In a move that will put more pressure on Intel in the data centre market just a day after AMD announced its next-gen Naples server CPU, Qualcomm announced that the two firms will this week successfully demonstrate Windows Server running on its 10nm Centriq 2400 system.
However, Qualcomm was quick to note that ARM-based Windows Server hardware is for Microsoft's internal use only at present, and there's no word on wider availability just yet.
Regardless, this is a big deal, with, current editions of Windows Server only supported on systems with x86 chips from Intel and AMD. It's not that surprising, though, given that Microsoft's Windows 10 IoT and Mobile platforms already work on ARM processors.
Qualcomm has developed special Windows Server hardware based on its Centriq 2400 processor, which offers 48 ARMv8-compliant cores targeting compute-intensive data centre applications that require power efficiency and is built on the 10nm FinFET manufacturing process.

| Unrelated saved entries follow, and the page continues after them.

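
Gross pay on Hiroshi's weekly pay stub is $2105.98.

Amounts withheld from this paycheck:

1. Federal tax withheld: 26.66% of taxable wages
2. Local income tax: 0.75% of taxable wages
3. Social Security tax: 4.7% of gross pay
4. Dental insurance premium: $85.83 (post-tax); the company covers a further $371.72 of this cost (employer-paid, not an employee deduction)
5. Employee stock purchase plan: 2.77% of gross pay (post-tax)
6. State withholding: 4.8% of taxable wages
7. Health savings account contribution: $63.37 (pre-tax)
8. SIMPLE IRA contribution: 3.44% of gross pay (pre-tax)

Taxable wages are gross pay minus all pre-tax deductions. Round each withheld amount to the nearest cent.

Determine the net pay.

$1092.42

Health savings account contribution: $63.37
SIMPLE IRA contribution: $2105.98 × 0.0344 = $72.45
Pre-tax total = $63.37 + $72.45 = $135.82
Taxable wages = $2105.98 − $135.82 = $1970.16
State withholding: $1970.16 × 0.048 = $94.57
Local income tax: $1970.16 × 0.0075 = $14.78
Federal tax withheld: $1970.16 × 0.2666 = $525.24
Social Security tax: $2105.98 × 0.047 = $98.98
Employee stock purchase plan: $2105.98 × 0.0277 = $58.34
Dental insurance premium: $85.83
(Employer's $371.72 toward dental insurance premium is not withheld from the employee.)
Total deductions = $63.37 + $72.45 + $94.57 + $14.78 + $525.24 + $98.98 + $58.34 + $85.83 = $1013.56
Net pay = $2105.98 − $1013.56 = $1092.42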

It also fits into a standard 1U server system, offering system vendors the flexibility to create innovative, configurable designs for compute-intensive datacenter workloads, and can be paired with compute accelerators, multi-host NICs, and leading-edge storage technologies such as NVMe to optimise performance for specific workloads.
The server is based on a new version of Project Olympus, which is an open-source cloud hardware server design developed by Microsoft in collaboration with OCP.

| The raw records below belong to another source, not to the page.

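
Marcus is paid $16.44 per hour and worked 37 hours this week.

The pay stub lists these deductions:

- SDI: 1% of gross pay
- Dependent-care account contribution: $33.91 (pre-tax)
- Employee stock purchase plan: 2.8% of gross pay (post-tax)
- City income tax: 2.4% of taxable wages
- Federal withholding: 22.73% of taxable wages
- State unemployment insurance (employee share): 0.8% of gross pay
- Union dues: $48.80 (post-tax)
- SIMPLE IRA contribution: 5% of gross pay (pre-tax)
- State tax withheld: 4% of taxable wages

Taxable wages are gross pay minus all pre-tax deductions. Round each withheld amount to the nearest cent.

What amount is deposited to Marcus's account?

$308.72

Gross pay: 37 × $16.44 = $608.28
SIMPLE IRA contribution: $608.28 × 0.05 = $30.41
Dependent-care account contribution: $33.91
Pre-tax total = $30.41 + $33.91 = $64.32
Taxable wages = $608.28 − $64.32 = $543.96
City income tax: $543.96 × 0.024 = $13.06
Federal withholding: $543.96 × 0.2273 = $123.64
State tax withheld: $543.96 × 0.04 = $21.76
State unemployment insurance (employee share): $608.28 × 0.008 = $4.87
SDI: $608.28 × 0.01 = $6.08
Union dues: $48.80
Employee stock purchase plan: $608.28 × 0.028 = $17.03
Total deductions = $30.41 + $33.91 + $13.06 + $123.64 + $21.76 + $4.87 + $6.08 + $48.80 + $17.03 = $299.56
Net pay = $608.28 − $299.56 = $308.72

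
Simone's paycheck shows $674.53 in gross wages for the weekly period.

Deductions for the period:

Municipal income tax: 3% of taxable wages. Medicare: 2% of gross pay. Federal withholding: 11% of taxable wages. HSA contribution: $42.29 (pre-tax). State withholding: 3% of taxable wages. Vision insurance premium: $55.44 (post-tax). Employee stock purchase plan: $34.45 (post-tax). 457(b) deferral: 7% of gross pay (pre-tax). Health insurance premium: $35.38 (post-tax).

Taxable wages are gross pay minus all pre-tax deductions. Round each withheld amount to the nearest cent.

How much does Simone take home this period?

$346.81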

Ram Peddibhotla, vice president of product management at Qualcomm Data Centre Technologies, said: "QDT is accelerating innovation in data centres by delivering the world's first 10nm server platform.
"Our collaboration with Microsoft and contribution to the OCP community enables innovations such as Qualcomm Centriq 2400 to be designed in and deployed into the data centres rapidly. In collaborating with Microsoft and other industry-leading partners, we are democratising system design and enabling a broad-based ARM server ecosystem."

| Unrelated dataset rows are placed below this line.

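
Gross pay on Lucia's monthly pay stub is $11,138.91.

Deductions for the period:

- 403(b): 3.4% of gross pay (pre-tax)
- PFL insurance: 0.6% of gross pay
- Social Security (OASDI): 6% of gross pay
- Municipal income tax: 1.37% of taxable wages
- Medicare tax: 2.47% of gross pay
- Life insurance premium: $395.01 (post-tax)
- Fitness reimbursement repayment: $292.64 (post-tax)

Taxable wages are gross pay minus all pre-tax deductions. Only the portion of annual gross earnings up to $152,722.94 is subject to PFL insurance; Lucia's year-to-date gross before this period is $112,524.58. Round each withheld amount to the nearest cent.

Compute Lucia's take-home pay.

403(b): $11,138.91 × 0.034 = $378.72
Taxable wages = $11,138.91 − $378.72 = $10,760.19
Municipal income tax: $10,760.19 × 0.0137 = $147.41
Social Security (OASDI): $11,138.91 × 0.06 = $668.33
PFL insurance: cap not yet reached, full $11,138.91 is subject → $11,138.91 × 0.006 = $66.83
Medicare tax: $11,138.91 × 0.0247 = $275.13
Fitness reimbursement repayment: $292.64
Life insurance premium: $395.01
Total deductions = $378.72 + $147.41 + $668.33 + $66.83 + $275.13 + $292.64 + $395.01 = $2,224.07
Net pay = $11,138.91 − $2,224.07 = $8,914.84

$8,914.84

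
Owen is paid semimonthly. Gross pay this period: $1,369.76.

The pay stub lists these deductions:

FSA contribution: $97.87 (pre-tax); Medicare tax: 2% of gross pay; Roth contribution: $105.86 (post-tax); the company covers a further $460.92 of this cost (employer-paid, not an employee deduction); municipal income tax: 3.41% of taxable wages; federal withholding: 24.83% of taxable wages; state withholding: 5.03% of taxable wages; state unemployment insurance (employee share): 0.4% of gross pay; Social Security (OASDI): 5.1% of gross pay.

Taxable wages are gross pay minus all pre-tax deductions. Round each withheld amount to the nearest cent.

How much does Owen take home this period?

$640.13

FSA contribution: $97.87
Taxable wages = $1,369.76 − $97.87 = $1,271.89
Federal withholding: $1,271.89 × 0.2483 = $315.81
Municipal income tax: $1,271.89 × 0.0341 = $43.37
State withholding: $1,271.89 × 0.0503 = $63.98
Social Security (OASDI): $1,369.76 × 0.051 = $69.86
State unemployment insurance (employee share): $1,369.76 × 0.004 = $5.48
Medicare tax: $1,369.76 × 0.02 = $27.40
Roth contribution: $105.86
(Employer's $460.92 toward Roth contribution is not withheld from the employee.)
Total deductions = $97.87 + $315.81 + $43.37 + $63.98 + $69.86 + $5.48 + $27.40 + $105.86 = $729.63
Net pay = $1,369.76 − $729.63 = $640.13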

Qualcomm said that the Centriq 2400 Open Compute Motherboard will be on display at Microsoft's booth Open Computer Platform US Summit in Santa Clara this week.
This announcement comes after Microsoft last year revealed Qualcomm's ARM-based chips will be able to run the full Windows 10 OS later this year.
Terry Myerson, executive vice president of the Windows and Devices Group at Microsoft, said at the time: "We are excited to bring Windows 10 to the ARM ecosystem with Qualcomm Technologies.
"We continue to look for ways to empower our customers to create wherever they are. Bringing Windows 10 to life with a range of thin, light, power-efficient and always-connected devices, powered by the Qualcomm Snapdragon platform, is the next step in delivering the innovations our customers love - touch, pen, Windows Hello, and more - anytime, anywhere."